Biden joked on the trail in September of that year that his mother asked him if he was sure he didn't need her to travel on his campaign plane.
"And I said, 'Mom, I can make it'" then-Sen. Biden said to laughter. But his mother insisted – "'Do you want me to come with you, honey?'' Biden said she said.
Perhaps he could have used her when the rhetoric grew heated. Biden has described his mother as his fiercest defender, in life and in the rough and tumble political arena.
"'Show me the guy that says something about you, Joey," he said his mother said.
Biden, who had a stuttering problem as a child, spoke of how his mother tried to comfort him when he struggled to get his words out.
"She lovingly would look at me and tell me, 'Joey, it's because you're so bright, you can't get the thoughts out quickly enough,'" he said.
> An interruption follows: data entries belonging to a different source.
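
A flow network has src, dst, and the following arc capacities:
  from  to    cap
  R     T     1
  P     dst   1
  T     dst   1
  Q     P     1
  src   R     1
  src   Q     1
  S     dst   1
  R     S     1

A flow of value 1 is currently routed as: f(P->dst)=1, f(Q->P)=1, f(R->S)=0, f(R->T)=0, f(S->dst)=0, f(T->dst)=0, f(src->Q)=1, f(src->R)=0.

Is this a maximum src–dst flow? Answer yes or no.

Residual path src->R->S->dst has bottleneck 1 > 0.
Pushing 1 along it raises the flow to 2, so the given flow is not maximum.

No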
In his autobiography, "Promises to Keep," he described a time when his mother marched down to his catholic grammar school to confront a nun who had mocked his stuttering.
"My mother, who was so timid, so respectful of the church, stood up, walked over in front of the nun, and said, 'If you ever speak to my son like that again, I'll come back and rip that bonnet off your head. Do you understand me?'" he wrote.
Biden said his mother could not stand meanness and bullies were at the top of her list.
"When I got knocked down by guys bigger than me, and this is the God's truth, she sent me back out and said, 'Bloody their nose…so you can walk down the street the next day,' he recounted in his convention in Denver. "And that's what I did."
Even though he frequently spoke of his mother's toughness and grit, he also spoke of her softer side.
On St. Patrick's Day last year he said his mother was "the soul, spirit and essence of what it means to be an Irish American."
"She's spiritual, she's romantic, she honors tradition and she understands that the thickest of all substances is blood, and the greatest of all virtues is courage," he said.
After her fall and hospitalization last March, President Obama called Mrs. Biden "a sweetheart."